It does not help that Donald Trump has so been aggressively critical of journalists, routinely describing them as "enemies of the people." The Washington Post, along with the New York Times, is a bête noire. Again, how are these attacks against the free press interpreted around the world by despots who want to silence their critics?
In recent weeks, the Trump administration has also been fiercely critical of the International Criminal Court, a body successive administrations have been wary of.
John Bolton warned that if the ICC came after the US or Israel, the Trump administration would ban its judges and prosecutors from entering the United States, sanction their funds and prosecute them in the US criminal system.
Has the US judiciary itself this week taken a hit?

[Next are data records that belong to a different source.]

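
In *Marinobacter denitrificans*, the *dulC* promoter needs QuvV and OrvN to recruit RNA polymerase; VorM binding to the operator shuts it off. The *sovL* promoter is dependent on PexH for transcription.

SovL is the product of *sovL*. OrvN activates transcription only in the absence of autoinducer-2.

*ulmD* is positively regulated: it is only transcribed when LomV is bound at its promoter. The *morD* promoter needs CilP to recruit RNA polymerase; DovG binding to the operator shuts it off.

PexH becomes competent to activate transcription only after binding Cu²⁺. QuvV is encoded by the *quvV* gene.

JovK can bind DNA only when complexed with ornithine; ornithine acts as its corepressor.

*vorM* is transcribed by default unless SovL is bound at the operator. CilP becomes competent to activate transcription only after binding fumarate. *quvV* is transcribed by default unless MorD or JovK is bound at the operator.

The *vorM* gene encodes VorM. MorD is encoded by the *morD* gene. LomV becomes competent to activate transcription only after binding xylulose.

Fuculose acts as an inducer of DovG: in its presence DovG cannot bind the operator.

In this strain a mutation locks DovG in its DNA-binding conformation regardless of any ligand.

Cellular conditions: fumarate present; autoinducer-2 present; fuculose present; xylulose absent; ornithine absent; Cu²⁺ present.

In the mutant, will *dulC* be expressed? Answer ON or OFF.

OFF

Cu²⁺ is present, so PexH is active.
No repressor is bound and PexH is active, so *sovL* is transcribed.
So SovL is produced and active.
With repressor SovL bound, *vorM* is not transcribed.
So VorM is not produced.
DovG is constitutively active in this strain.
Fumarate is present, so CilP is active.
With repressor DovG bound, *morD* is not transcribed.
So MorD is not produced.
Ornithine is absent, so JovK is inactive.
With no repressor bound, *quvV* is transcribed.
So QuvV is produced and active.
Autoinducer-2 is present, so OrvN is inactive.
Required activator OrvN is absent, so *dulC* is not transcribed.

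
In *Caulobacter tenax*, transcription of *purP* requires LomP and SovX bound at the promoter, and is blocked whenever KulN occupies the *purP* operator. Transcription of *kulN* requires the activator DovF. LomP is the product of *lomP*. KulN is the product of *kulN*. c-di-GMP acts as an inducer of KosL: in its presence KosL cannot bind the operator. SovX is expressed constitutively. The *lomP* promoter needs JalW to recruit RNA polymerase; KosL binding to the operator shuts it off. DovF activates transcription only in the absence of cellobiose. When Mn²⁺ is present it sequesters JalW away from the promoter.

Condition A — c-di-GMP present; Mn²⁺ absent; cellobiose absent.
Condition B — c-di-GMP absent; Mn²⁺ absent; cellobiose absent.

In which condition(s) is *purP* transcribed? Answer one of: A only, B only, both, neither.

neither

Condition A:
c-di-GMP is present, so KosL is inactive.
Mn²⁺ is absent, so JalW is active.
No repressor is bound and JalW is active, so *lomP* is transcribed.
So LomP is produced and active.
Cellobiose is absent, so DovF is active.
No repressor is bound and DovF is active, so *kulN* is transcribed.
So KulN is produced and active.
SovX is produced constitutively and is active.
With repressor KulN bound, *purP* is not transcribed.
→ *purP* is OFF in A.
Condition B:
c-di-GMP is absent, so KosL is active.
Mn²⁺ is absent, so JalW is active.
With repressor KosL bound, *lomP* is not transcribed.
So LomP is not produced.
Cellobiose is absent, so DovF is active.
No repressor is bound and DovF is active, so *kulN* is transcribed.
So KulN is produced and active.
SovX is produced constitutively and is active.
With repressor KulN bound, *purP* is not transcribed.
→ *purP* is OFF in B.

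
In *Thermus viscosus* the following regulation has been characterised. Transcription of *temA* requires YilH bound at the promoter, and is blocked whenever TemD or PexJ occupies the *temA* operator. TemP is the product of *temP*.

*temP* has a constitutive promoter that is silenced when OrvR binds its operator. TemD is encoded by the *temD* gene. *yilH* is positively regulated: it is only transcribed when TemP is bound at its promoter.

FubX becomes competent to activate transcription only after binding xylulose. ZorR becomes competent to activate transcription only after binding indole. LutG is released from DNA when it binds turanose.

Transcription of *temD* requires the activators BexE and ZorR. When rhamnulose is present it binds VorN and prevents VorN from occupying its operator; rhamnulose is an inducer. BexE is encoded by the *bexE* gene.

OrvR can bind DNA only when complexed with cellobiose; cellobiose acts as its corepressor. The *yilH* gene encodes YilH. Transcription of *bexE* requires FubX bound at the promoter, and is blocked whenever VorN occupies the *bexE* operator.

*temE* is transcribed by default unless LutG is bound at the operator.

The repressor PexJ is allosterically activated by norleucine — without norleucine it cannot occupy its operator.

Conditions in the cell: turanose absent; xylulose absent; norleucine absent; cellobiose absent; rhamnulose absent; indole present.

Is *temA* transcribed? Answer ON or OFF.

ON

Cellobiose is absent, so OrvR is inactive.
With no repressor bound, *temP* is transcribed.
So TemP is produced and active.
No repressor is bound and TemP is active, so *yilH* is transcribed.
So YilH is produced and active.
Xylulose is absent, so FubX is inactive.
Rhamnulose is absent, so VorN is active.
With repressor VorN bound, *bexE* is not transcribed.
So BexE is not produced.
Indole is present, so ZorR is active.
Required activator BexE is absent, so *temD* is not transcribed.
So TemD is not produced.
Norleucine is absent, so PexJ is inactive.
No repressor is bound and YilH is active, so *temA* is transcribed.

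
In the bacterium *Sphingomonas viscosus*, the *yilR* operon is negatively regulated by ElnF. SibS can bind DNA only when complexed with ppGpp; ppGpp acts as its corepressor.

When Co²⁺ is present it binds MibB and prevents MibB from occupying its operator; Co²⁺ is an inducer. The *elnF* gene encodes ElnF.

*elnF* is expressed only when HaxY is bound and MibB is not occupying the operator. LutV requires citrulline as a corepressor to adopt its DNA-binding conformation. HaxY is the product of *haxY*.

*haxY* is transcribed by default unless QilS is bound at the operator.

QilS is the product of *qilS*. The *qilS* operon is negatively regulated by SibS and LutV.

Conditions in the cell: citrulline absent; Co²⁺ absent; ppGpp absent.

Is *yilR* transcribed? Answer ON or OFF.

ON

ppGpp is absent, so SibS is inactive.
Citrulline is absent, so LutV is inactive.
With no repressor bound, *qilS* is transcribed.
So QilS is produced and active.
With repressor QilS bound, *haxY* is not transcribed.
So HaxY is not produced.
Co²⁺ is absent, so MibB is active.
With repressor MibB bound, *elnF* is not transcribed.
So ElnF is not produced.
With no repressor bound, *yilR* is transcribed.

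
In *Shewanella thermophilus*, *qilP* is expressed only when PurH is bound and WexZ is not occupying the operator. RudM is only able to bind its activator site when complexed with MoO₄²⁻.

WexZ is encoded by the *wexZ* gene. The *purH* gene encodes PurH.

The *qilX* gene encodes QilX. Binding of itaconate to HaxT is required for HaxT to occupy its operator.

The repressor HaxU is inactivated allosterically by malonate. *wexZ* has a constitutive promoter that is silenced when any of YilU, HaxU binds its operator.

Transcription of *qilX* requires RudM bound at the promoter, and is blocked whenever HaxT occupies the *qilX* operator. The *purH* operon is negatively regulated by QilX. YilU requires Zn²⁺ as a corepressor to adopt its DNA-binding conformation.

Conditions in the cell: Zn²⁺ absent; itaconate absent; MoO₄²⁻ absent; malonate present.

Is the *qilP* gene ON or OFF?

Itaconate is absent, so HaxT is inactive.
MoO₄²⁻ is absent, so RudM is inactive.
Required activator RudM is absent, so *qilX* is not transcribed.
So QilX is not produced.
With no repressor bound, *purH* is transcribed.
So PurH is produced and active.
Zn²⁺ is absent, so YilU is inactive.
Malonate is present, so HaxU is inactive.
With no repressor bound, *wexZ* is transcribed.
So WexZ is produced and active.
With repressor WexZ bound, *qilP* is not transcribed.

OFF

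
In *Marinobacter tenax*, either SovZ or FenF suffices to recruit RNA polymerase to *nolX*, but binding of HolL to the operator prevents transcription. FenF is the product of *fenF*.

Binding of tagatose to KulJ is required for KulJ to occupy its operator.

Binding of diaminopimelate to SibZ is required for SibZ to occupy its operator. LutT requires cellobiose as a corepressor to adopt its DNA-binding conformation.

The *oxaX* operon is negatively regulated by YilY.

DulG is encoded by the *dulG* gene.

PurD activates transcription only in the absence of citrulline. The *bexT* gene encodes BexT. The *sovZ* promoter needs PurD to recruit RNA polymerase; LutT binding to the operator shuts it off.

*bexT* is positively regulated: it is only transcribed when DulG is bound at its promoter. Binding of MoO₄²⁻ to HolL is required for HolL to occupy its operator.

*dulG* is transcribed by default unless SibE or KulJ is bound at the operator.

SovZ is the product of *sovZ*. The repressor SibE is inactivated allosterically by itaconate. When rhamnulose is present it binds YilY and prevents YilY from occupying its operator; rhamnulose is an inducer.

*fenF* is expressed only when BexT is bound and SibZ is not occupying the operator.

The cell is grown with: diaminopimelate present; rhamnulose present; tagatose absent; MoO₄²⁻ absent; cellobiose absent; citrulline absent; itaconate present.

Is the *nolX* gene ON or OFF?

Citrulline is absent, so PurD is active.
Cellobiose is absent, so LutT is inactive.
No repressor is bound and PurD is active, so *sovZ* is transcribed.
So SovZ is produced and active.
Itaconate is present, so SibE is inactive.
Tagatose is absent, so KulJ is inactive.
With no repressor bound, *dulG* is transcribed.
So DulG is produced and active.
No repressor is bound and DulG is active, so *bexT* is transcribed.
So BexT is produced and active.
Diaminopimelate is present, so SibZ is active.
With repressor SibZ bound, *fenF* is not transcribed.
So FenF is not produced.
MoO₄²⁻ is absent, so HolL is inactive.
Activator SovZ is present, so *nolX* is transcribed.

ON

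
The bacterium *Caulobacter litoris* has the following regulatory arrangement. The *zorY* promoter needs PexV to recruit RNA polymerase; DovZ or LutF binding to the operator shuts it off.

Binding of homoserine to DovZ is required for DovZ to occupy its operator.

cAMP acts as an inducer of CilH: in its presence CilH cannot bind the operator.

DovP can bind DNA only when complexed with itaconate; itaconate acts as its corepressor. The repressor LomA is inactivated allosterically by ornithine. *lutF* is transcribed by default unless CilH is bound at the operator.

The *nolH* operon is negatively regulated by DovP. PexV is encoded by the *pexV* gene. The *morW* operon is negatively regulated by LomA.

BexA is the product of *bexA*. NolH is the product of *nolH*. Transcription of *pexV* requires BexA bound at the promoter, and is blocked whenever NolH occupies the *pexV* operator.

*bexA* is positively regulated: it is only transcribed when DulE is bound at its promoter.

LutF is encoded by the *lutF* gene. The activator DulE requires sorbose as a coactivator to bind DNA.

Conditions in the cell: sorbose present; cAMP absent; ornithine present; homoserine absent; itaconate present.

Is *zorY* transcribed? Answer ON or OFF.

Homoserine is absent, so DovZ is inactive.
Itaconate is present, so DovP is active.
With repressor DovP bound, *nolH* is not transcribed.
So NolH is not produced.
Sorbose is present, so DulE is active.
No repressor is bound and DulE is active, so *bexA* is transcribed.
So BexA is produced and active.
No repressor is bound and BexA is active, so *pexV* is transcribed.
So PexV is produced and active.
cAMP is absent, so CilH is active.
With repressor CilH bound, *lutF* is not transcribed.
So LutF is not produced.
No repressor is bound and PexV is active, so *zorY* is transcribed.

ON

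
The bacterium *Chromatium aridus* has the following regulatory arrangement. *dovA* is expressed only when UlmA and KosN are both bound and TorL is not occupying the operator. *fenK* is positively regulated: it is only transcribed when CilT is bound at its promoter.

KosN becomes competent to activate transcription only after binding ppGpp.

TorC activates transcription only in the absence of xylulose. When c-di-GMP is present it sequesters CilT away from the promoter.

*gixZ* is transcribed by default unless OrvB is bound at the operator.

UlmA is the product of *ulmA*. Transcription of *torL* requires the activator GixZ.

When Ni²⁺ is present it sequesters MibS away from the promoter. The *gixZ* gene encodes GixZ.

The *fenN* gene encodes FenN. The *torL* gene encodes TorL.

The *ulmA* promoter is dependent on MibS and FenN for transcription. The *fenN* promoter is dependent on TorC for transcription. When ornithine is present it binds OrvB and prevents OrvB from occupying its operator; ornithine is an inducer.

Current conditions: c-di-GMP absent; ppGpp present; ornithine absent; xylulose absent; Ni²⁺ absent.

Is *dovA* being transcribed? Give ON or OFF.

Ornithine is absent, so OrvB is active.
With repressor OrvB bound, *gixZ* is not transcribed.
So GixZ is not produced.
Required activator GixZ is absent, so *torL* is not transcribed.
So TorL is not produced.
Ni²⁺ is absent, so MibS is active.
Xylulose is absent, so TorC is active.
No repressor is bound and TorC is active, so *fenN* is transcribed.
So FenN is produced and active.
No repressor is bound and MibS and FenN are active, so *ulmA* is transcribed.
So UlmA is produced and active.
ppGpp is present, so KosN is active.
No repressor is bound and UlmA and KosN are active, so *dovA* is transcribed.

ON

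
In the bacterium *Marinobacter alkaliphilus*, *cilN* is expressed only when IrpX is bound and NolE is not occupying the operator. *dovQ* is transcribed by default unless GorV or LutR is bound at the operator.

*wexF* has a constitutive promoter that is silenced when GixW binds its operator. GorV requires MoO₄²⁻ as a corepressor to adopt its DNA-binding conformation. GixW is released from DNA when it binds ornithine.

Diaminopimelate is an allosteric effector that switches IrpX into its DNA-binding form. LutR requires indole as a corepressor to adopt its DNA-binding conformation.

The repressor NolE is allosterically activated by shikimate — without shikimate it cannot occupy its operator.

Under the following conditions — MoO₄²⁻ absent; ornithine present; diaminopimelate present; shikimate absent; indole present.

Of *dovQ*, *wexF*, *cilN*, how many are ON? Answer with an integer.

2

MoO₄²⁻ is absent, so GorV is inactive.
Indole is present, so LutR is active.
With repressor LutR bound, *dovQ* is not transcribed.
→ *dovQ* is OFF.
Ornithine is present, so GixW is inactive.
With no repressor bound, *wexF* is transcribed.
→ *wexF* is ON.
Shikimate is absent, so NolE is inactive.
Diaminopimelate is present, so IrpX is active.
No repressor is bound and IrpX is active, so *cilN* is transcribed.
→ *cilN* is ON.
2 of the 3 genes are transcribed.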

Certainly, it was unusual to see Brett Kavanaugh's swearing-in ceremony at the White House take on the character of a Republican pep rally.
Some of the Supreme Court justices in attendance looked distinctly uncomfortable about the politicisation of the event.
This week, the president spoke of "evil" people, a word in the presidential lexicon deployed by his predecessors against the Soviet empire (Ronald Reagan) and Iraq, Iran and North Korea (George W. Bush).
But he was not talking about the Khashoggi disappearance or international maleficence more broadly, but rather the accusers of his Supreme Court nominee.
These days the US president's strongest language is directed at political enemies at home.